Chez (et transports?)
CHEZ LUI
Revoir les cactus
même sans fleurs
la nature
offre parfois des merveilles
- toujours, rectifie l’enfant
Ce matin de lundi se construit à partir des souvenirs de la belle balade de ce dimanche. Hier donc, échappée belle au Conservatoire Botanique de Mascarin. Élisa, 8 ans, découvre ‘les saisons ». le jardin a changé depuis sa dernière visite. Mais tout est si beau quand même.
Soudain, dans la lumière douce de cette fin d’après-midi, je l’aperçois… tache verte sur le rebord du bassin.
Chut ! Chut ! Á contre-sens des derniers visiteurs se dirigeant vers la sortie, nous l’avons suivi, Elisa et moi, les yeux fixés sur sa démarche claudicante, sur son invraisemblable silhouette comme découpée dans de la tôle peinturlurée de couleurs criardes.
Il me fait penser à ces transports décorés dans certaines régions de l’Inde ou d’Amérique latine ; ils portent au fronton des divinités, des personnages, des animaux-totems. Mais je doute que ces camions, que ces bus osent afficher en façade cet « endormi », ce caméléon-pays célèbre sous nos cieux par la lenteur avec laquelle il se déplace.
Il déambule sous nos yeux ravis. Et sa démarche saccadée me rappelle aussi ces jouets automates qu’on met en marche à l’aide d’une clé.
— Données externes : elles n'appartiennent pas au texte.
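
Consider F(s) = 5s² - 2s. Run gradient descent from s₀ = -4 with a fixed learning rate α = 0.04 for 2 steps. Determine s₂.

-1.312

F′(s) = 10s - 2
Step 1: F′(-4) = -42; s₁ = -4 − 0.04·(-42) = -2.32
Step 2: F′(-2.32) = -25.2; s₂ = -2.32 − 0.04·(-25.2) = -1.312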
Depuis toujours, il m’a fascinée, cet étrange animal à la limite du réel, de l’onirique, du fantastique. J’ai presque envie de toucher pour m’assurer qu’il existe vraiment.
Fin d’après-midi
suivre pas à pas landormi
et son ombre
Loin de chez lui, il est vulnérable ; il regarde ces étranges compagnons qui s’obstinent à le poursuivre… plus près… encore plus près. Il rêve d’atteindre le couvert des arbres, de retrouver un chez-soi où il pourra se camoufler efficacement, échapper à la curiosité voyeuse de mon appareil photo. Là, à nu, sur cette margelle de béton, il ne sait plus quelle teinte choisir. Il s’est mis en vert, la couleur de son monde habituel, la couleur des feuillages dans lesquels il peut se fondre.
Le vert du caméléon Bèl bèl landormi
au bord du bassin i aguète dann fon basin
il va sauter ? dit Elisa lï sar larg son kor ?
Par bonheur, la foule des touristes a suivi un autre chemin, sans se douter de la merveilleuse scène se déroulant à deux pas. Nous avons essayé de ne pas trop le perturber, l’ami caméléon. Mais, à bien regarder la photo que j’ai eu tout le loisir de faire, je crois qu’il n’a pas vu d’un bon œil notre intrusion chez lui…
(Monique MERABET, 5 Mars 2012)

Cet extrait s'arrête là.